Virtual presentation / poster accept
Distributional Meta-Gradient Reinforcement Learning
Haiyan Yin · shuicheng YAN · Zhongwen Xu
Keywords: [ meta learning ] [ reinforcement learning ] [ Reinforcement Learning ]
Meta-gradient reinforcement learning (RL) algorithms have substantially boosted the performance of RL agents by learning an adaptive return. All the existing algorithms adhere to the same reward learning principle, where the adaptive return is simply formulated in the form of expected cumulative rewards, upon which the policy and critic update rules are specified under well-adopted distance metrics. In this paper, we present a novel algorithm that builds on the success of meta-gradient RL algorithms and effectively improves such algorithms by following a simple recipe, i.e., going beyond the expected return to formulate and learn the return in a more expressive form, value distributions.
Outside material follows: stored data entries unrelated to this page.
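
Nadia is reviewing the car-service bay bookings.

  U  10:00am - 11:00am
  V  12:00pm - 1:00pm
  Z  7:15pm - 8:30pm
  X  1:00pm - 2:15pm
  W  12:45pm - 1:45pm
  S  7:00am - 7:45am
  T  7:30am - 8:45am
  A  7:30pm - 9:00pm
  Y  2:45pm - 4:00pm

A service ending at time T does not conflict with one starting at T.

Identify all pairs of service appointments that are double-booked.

A & Z, S & T, V & W, W & X

Sorted by start: S, T, U, V, W, X, Y, Z, A.
T starts before S ends → S and T overlap.
U starts after S ends; S is clear from here.
U starts after T ends; T is clear from here.
V starts after U ends; U is clear from here.
W starts before V ends → V and W overlap.
X starts exactly when V ends (back-to-back, no overlap); V is clear from here.
X starts before W ends → W and X overlap.
Y starts after W ends; W is clear from here.
Y starts after X ends; X is clear from here.
Z starts after Y ends; Y is clear from here.
A starts before Z ends → Z and A overlap.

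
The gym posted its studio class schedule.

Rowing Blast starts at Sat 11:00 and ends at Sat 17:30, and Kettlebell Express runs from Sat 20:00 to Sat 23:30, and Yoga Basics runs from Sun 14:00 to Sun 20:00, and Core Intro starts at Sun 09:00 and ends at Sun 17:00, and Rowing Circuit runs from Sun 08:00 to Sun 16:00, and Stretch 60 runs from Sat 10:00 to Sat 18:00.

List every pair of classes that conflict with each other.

Core Intro & Rowing Circuit, Core Intro & Yoga Basics, Rowing Blast & Stretch 60, Rowing Circuit & Yoga Basics

Check each pair: they overlap iff neither finishes before the other starts.
Sorted by start: Stretch 60, Rowing Blast, Kettlebell Express, Rowing Circuit, Core Intro, Yoga Basics.
Rowing Blast starts before Stretch 60 ends → Stretch 60 and Rowing Blast overlap.
Kettlebell Express starts after Stretch 60 ends, so Stretch 60 has no further overlaps.
Kettlebell Express starts after Rowing Blast ends, so Rowing Blast has no further overlaps.
Rowing Circuit starts after Kettlebell Express ends, so Kettlebell Express has no further overlaps.
Core Intro starts before Rowing Circuit ends → Rowing Circuit and Core Intro overlap.
Yoga Basics starts before Rowing Circuit ends → Rowing Circuit and Yoga Basics overlap.
Yoga Basics starts before Core Intro ends → Core Intro and Yoga Basics overlap.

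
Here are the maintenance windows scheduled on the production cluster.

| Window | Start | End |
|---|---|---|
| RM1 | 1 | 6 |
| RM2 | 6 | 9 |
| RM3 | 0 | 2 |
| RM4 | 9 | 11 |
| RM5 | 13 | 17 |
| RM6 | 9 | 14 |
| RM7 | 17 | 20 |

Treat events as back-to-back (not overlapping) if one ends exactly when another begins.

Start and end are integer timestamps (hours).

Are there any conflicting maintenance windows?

Two intervals overlap when each starts before the other ends.
Sorted by start: RM3, RM1, RM2, RM4, RM6, RM5, RM7.
RM1 starts before RM3 ends → RM3 and RM1 overlap.
That's a conflict, so the schedule is not conflict-free.

Yes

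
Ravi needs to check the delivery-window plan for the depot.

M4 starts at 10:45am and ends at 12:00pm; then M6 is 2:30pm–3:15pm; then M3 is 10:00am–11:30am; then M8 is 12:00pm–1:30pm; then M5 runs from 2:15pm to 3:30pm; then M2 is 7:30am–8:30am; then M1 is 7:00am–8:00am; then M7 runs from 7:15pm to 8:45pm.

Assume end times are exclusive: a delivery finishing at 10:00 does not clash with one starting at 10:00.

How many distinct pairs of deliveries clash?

Two intervals overlap when each starts before the other ends.
Sorted by start: M1, M2, M3, M4, M8, M5, M6, M7.
M2 starts before M1 ends → M1 and M2 overlap.
M3 starts after M1 ends; M1 is clear from here.
M3 starts after M2 ends; M2 is clear from here.
M4 starts before M3 ends → M3 and M4 overlap.
M8 starts after M3 ends; M3 is clear from here.
M8 starts exactly when M4 ends (back-to-back, no overlap); M4 is clear from here.
M5 starts after M8 ends; M8 is clear from here.
M6 starts before M5 ends → M5 and M6 overlap.
M7 starts after M5 ends.
M7 starts after M6 ends.
Overlapping pairs: M1 & M2, M3 & M4, M5 & M6 — 3 in total.

3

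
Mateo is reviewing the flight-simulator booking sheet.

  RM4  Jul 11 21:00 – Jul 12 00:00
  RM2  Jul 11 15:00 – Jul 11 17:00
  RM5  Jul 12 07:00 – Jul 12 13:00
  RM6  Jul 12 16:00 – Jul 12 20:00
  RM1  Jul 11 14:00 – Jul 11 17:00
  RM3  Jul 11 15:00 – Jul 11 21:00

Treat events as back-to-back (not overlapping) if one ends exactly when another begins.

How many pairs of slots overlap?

Check each pair: they overlap iff neither finishes before the other starts.
Sorted by start: RM1, RM2, RM3, RM4, RM5, RM6.
RM2 starts before RM1 ends → RM1 and RM2 overlap.
RM3 starts before RM1 ends → RM1 and RM3 overlap.
RM4 starts after RM1 ends, so RM1 has no further overlaps.
RM3 starts before RM2 ends → RM2 and RM3 overlap.
RM4 starts after RM2 ends, so RM2 has no further overlaps.
RM4 starts exactly when RM3 ends (back-to-back, no overlap), so RM3 has no further overlaps.
RM5 starts after RM4 ends, so RM4 has no further overlaps.
RM6 starts after RM5 ends.
Overlapping pairs: RM1 & RM2, RM1 & RM3, RM2 & RM3 — 3 in total.

3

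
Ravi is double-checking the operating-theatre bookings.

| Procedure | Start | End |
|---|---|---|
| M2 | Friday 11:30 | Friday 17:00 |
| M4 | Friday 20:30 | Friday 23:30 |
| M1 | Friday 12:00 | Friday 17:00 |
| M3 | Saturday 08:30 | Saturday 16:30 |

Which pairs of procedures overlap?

Check each pair: they overlap iff neither finishes before the other starts.
Sorted by start: M2, M1, M4, M3.
M1 starts before M2 ends → M2 and M1 overlap.
M4 starts after M2 ends, so nothing later overlaps M2 either.
M4 starts after M1 ends, so nothing later overlaps M1 either.
M3 starts after M4 ends.

M1 & M2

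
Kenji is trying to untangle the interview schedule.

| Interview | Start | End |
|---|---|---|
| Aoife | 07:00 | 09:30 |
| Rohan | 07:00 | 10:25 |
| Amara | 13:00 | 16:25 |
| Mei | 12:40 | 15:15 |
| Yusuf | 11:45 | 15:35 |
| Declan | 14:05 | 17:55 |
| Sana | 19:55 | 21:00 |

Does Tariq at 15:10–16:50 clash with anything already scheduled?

Yes — it overlaps Amara, Declan, Mei, Yusuf

Aoife: ends 09:30 at or before Tariq starts 15:10 → clear.
Rohan: ends 10:25 at or before Tariq starts 15:10 → clear.
Yusuf: starts 11:45 before Tariq ends 16:50, and ends 15:35 after Tariq starts 15:10 → overlap.
Mei: starts 12:40 before Tariq ends 16:50, and ends 15:15 after Tariq starts 15:10 → overlap.
Amara: starts 13:00 before Tariq ends 16:50, and ends 16:25 after Tariq starts 15:10 → overlap.
Declan: starts 14:05 before Tariq ends 16:50, and ends 17:55 after Tariq starts 15:10 → overlap.
Sana: starts 19:55 at or after Tariq ends 16:50 → clear.
Tariq overlaps Amara, Mei, Yusuf, Declan.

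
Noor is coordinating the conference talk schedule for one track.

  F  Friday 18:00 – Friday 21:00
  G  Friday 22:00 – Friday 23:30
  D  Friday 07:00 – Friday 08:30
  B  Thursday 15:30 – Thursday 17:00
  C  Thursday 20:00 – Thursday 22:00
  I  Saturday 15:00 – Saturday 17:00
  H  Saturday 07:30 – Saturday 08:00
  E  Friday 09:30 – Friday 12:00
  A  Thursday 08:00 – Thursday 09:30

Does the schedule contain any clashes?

No

Two intervals overlap when each starts before the other ends.
Sorted by start: A, B, C, D, E, F, G, H, I.
B starts after A ends, so nothing later overlaps A either.
C starts after B ends, so nothing later overlaps B either.
D starts after C ends, so nothing later overlaps C either.
E starts after D ends, so nothing later overlaps D either.
F starts after E ends, so nothing later overlaps E either.
G starts after F ends, so nothing later overlaps F either.
H starts after G ends, so nothing later overlaps G either.
I starts after H ends.
Every pair is clear; the schedule has no overlaps.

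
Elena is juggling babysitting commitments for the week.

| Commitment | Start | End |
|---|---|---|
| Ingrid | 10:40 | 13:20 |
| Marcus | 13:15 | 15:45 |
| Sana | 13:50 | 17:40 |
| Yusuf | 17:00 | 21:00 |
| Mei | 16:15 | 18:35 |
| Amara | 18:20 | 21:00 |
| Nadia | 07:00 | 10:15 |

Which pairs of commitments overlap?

Amara & Mei, Amara & Yusuf, Ingrid & Marcus, Marcus & Sana, Mei & Sana, Mei & Yusuf, Sana & Yusuf

Two intervals overlap when each starts before the other ends.
Sorted by start: Nadia, Ingrid, Marcus, Sana, Mei, Yusuf, Amara.
Ingrid starts after Nadia ends; Nadia is clear from here.
Marcus starts before Ingrid ends → Ingrid and Marcus overlap.
Sana starts after Ingrid ends; Ingrid is clear from here.
Sana starts before Marcus ends → Marcus and Sana overlap.
Mei starts after Marcus ends; Marcus is clear from here.
Mei starts before Sana ends → Sana and Mei overlap.
Yusuf starts before Sana ends → Sana and Yusuf overlap.
Amara starts after Sana ends.
Yusuf starts before Mei ends → Mei and Yusuf overlap.
Amara starts before Mei ends → Mei and Amara overlap.
Amara starts before Yusuf ends → Yusuf and Amara overlap.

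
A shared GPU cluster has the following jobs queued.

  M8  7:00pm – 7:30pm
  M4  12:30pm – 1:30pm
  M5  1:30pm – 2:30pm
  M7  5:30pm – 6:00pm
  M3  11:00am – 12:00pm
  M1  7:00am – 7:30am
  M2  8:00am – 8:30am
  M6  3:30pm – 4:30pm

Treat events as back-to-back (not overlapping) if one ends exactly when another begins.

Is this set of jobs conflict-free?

Sorted by start: M1, M2, M3, M4, M5, M6, M7, M8.
M2 starts after M1 ends; M1 is clear from here.
M3 starts after M2 ends; M2 is clear from here.
M4 starts after M3 ends; M3 is clear from here.
M5 starts exactly when M4 ends (back-to-back, no overlap); M4 is clear from here.
M6 starts after M5 ends; M5 is clear from here.
M7 starts after M6 ends; M6 is clear from here.
M8 starts after M7 ends.
Every pair is clear; the schedule has no overlaps.

Yes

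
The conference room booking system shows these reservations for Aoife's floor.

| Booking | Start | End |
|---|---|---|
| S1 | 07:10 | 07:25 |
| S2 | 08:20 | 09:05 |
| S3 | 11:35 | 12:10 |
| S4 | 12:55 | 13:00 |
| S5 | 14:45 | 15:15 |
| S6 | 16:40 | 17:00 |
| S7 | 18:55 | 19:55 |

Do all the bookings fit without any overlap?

Sorted by start: S1, S2, S3, S4, S5, S6, S7.
S2 starts after S1 ends; S1 is clear from here.
S3 starts after S2 ends; S2 is clear from here.
S4 starts after S3 ends; S3 is clear from here.
S5 starts after S4 ends; S4 is clear from here.
S6 starts after S5 ends; S5 is clear from here.
S7 starts after S6 ends.
Every pair is clear; the schedule has no overlaps.

Yes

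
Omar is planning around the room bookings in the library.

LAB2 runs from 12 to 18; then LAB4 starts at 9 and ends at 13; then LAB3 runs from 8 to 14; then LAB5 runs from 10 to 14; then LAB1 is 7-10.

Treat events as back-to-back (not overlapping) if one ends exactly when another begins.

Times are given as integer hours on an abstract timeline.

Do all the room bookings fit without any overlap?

Two intervals overlap when each starts before the other ends.
Sorted by start: LAB1, LAB3, LAB4, LAB5, LAB2.
LAB3 starts before LAB1 ends → LAB1 and LAB3 overlap.
That's a conflict, so the schedule is not conflict-free.

No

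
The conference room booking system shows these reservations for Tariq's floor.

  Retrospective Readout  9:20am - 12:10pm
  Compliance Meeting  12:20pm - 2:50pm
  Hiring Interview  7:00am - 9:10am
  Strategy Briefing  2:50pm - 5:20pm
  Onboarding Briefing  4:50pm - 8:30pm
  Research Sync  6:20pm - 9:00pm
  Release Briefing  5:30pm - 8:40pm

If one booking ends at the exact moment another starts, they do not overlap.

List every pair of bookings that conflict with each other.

Two intervals overlap when each starts before the other ends.
Sorted by start: Hiring Interview, Retrospective Readout, Compliance Meeting, Strategy Briefing, Onboarding Briefing, Release Briefing, Research Sync.
Retrospective Readout starts after Hiring Interview ends — done with Hiring Interview.
Compliance Meeting starts after Retrospective Readout ends — done with Retrospective Readout.
Strategy Briefing starts exactly when Compliance Meeting ends (back-to-back, no overlap) — done with Compliance Meeting.
Onboarding Briefing starts before Strategy Briefing ends → Strategy Briefing and Onboarding Briefing overlap.
Release Briefing starts after Strategy Briefing ends — done with Strategy Briefing.
Release Briefing starts before Onboarding Briefing ends → Onboarding Briefing and Release Briefing overlap.
Research Sync starts before Onboarding Briefing ends → Onboarding Briefing and Research Sync overlap.
Research Sync starts before Release Briefing ends → Release Briefing and Research Sync overlap.

Onboarding Briefing & Release Briefing, Onboarding Briefing & Research Sync, Onboarding Briefing & Strategy Briefing, Release Briefing & Research Sync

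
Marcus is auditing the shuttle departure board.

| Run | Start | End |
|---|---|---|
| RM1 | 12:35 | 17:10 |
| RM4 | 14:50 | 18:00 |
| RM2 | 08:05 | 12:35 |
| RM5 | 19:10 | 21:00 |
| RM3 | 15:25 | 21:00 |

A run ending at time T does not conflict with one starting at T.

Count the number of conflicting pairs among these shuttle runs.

4

Sorted by start: RM2, RM1, RM4, RM3, RM5.
RM1 starts exactly when RM2 ends (back-to-back, no overlap); RM2 is clear from here.
RM4 starts before RM1 ends → RM1 and RM4 overlap.
RM3 starts before RM1 ends → RM1 and RM3 overlap.
RM5 starts after RM1 ends.
RM3 starts before RM4 ends → RM4 and RM3 overlap.
RM5 starts after RM4 ends.
RM5 starts before RM3 ends → RM3 and RM5 overlap.
Overlapping pairs: RM1 & RM3, RM1 & RM4, RM3 & RM4, RM3 & RM5 — 4 in total.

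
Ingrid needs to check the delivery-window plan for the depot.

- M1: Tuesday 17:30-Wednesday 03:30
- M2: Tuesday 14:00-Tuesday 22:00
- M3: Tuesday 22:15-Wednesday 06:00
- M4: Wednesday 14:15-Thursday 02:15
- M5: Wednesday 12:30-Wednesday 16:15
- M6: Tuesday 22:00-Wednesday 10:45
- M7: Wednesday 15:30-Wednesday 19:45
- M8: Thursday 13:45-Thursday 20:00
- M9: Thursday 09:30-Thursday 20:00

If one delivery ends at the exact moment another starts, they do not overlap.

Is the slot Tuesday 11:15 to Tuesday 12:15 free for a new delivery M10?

M2: starts Tuesday 14:00 at or after M10 ends Tuesday 12:15 → clear.
M1: starts Tuesday 17:30 at or after M10 ends Tuesday 12:15 → clear.
M6: starts Tuesday 22:00 at or after M10 ends Tuesday 12:15 → clear.
M3: starts Tuesday 22:15 at or after M10 ends Tuesday 12:15 → clear.
M5: starts Wednesday 12:30 at or after M10 ends Tuesday 12:15 → clear.
M4: starts Wednesday 14:15 at or after M10 ends Tuesday 12:15 → clear.
M7: starts Wednesday 15:30 at or after M10 ends Tuesday 12:15 → clear.
M9: starts Thursday 09:30 at or after M10 ends Tuesday 12:15 → clear.
M8: starts Thursday 13:45 at or after M10 ends Tuesday 12:15 → clear.

Yes — the slot is free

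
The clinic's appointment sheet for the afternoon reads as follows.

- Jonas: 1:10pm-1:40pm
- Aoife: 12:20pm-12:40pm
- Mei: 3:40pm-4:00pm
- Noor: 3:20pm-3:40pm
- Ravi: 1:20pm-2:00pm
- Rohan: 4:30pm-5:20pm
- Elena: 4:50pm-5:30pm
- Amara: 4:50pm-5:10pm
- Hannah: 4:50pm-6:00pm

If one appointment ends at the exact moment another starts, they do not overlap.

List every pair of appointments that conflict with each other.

Amara & Elena, Amara & Hannah, Amara & Rohan, Elena & Hannah, Elena & Rohan, Hannah & Rohan, Jonas & Ravi

Sorted by start: Aoife, Jonas, Ravi, Noor, Mei, Rohan, Elena, Amara, Hannah.
Jonas starts after Aoife ends — done with Aoife.
Ravi starts before Jonas ends → Jonas and Ravi overlap.
Noor starts after Jonas ends — done with Jonas.
Noor starts after Ravi ends — done with Ravi.
Mei starts exactly when Noor ends (back-to-back, no overlap) — done with Noor.
Rohan starts after Mei ends — done with Mei.
Elena starts before Rohan ends → Rohan and Elena overlap.
Amara starts before Rohan ends → Rohan and Amara overlap.
Hannah starts before Rohan ends → Rohan and Hannah overlap.
Amara starts before Elena ends → Elena and Amara overlap.
Hannah starts before Elena ends → Elena and Hannah overlap.
Hannah starts before Amara ends → Amara and Hannah overlap.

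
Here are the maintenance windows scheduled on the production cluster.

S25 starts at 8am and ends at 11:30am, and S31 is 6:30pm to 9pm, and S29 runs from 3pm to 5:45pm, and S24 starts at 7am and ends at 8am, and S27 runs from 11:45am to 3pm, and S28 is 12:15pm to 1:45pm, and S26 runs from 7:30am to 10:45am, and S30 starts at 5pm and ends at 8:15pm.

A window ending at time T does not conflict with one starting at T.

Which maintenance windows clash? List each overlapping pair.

Check each pair: they overlap iff neither finishes before the other starts.
Sorted by start: S24, S26, S25, S27, S28, S29, S30, S31.
S26 starts before S24 ends → S24 and S26 overlap.
S25 starts exactly when S24 ends (back-to-back, no overlap); S24 is clear from here.
S25 starts before S26 ends → S26 and S25 overlap.
S27 starts after S26 ends; S26 is clear from here.
S27 starts after S25 ends; S25 is clear from here.
S28 starts before S27 ends → S27 and S28 overlap.
S29 starts exactly when S27 ends (back-to-back, no overlap); S27 is clear from here.
S29 starts after S28 ends; S28 is clear from here.
S30 starts before S29 ends → S29 and S30 overlap.
S31 starts after S29 ends.
S31 starts before S30 ends → S30 and S31 overlap.

S24 & S26, S25 & S26, S27 & S28, S29 & S30, S30 & S31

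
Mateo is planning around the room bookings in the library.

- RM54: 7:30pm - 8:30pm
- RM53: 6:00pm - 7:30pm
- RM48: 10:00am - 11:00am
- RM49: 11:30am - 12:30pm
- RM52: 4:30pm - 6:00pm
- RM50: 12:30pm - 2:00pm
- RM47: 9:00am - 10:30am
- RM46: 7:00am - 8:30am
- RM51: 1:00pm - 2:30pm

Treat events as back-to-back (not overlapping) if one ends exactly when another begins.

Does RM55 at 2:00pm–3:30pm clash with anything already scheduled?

RM46: ends 8:30am at or before RM55 starts 2:00pm → clear.
RM47: ends 10:30am at or before RM55 starts 2:00pm → clear.
RM48: ends 11:00am at or before RM55 starts 2:00pm → clear.
RM49: ends 12:30pm at or before RM55 starts 2:00pm → clear.
RM50: ends 2:00pm at or before RM55 starts 2:00pm → clear.
RM51: starts 1:00pm before RM55 ends 3:30pm, and ends 2:30pm after RM55 starts 2:00pm → overlap.
RM52: starts 4:30pm at or after RM55 ends 3:30pm → clear.
RM53: starts 6:00pm at or after RM55 ends 3:30pm → clear.
RM54: starts 7:30pm at or after RM55 ends 3:30pm → clear.
RM55 overlaps RM51.

Yes — it overlaps RM51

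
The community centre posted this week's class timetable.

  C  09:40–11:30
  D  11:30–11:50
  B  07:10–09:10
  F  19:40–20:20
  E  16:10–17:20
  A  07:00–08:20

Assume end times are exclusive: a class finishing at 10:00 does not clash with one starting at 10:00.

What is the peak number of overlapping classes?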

To this end, we first formulate a distributional return that could effectively capture bootstrapping and discounting behaviors over distributions, to form an informative distributional return target in value update. Then we derive an efficient meta update rule to learn the adaptive distributional return with meta-gradients. For empirical evaluation, we first present an illustrative example on a toy two-color grid-world domain, which validates the benefit of learning distributional return over expectation; then we conduct extensive comparisons on a large-scale RL benchmark Atari 2600, where we confirm that our proposed method with distributional return works seamlessly well with the actor-critic framework and leads to state-of-the-art median human normalized score among meta-gradient RL literature.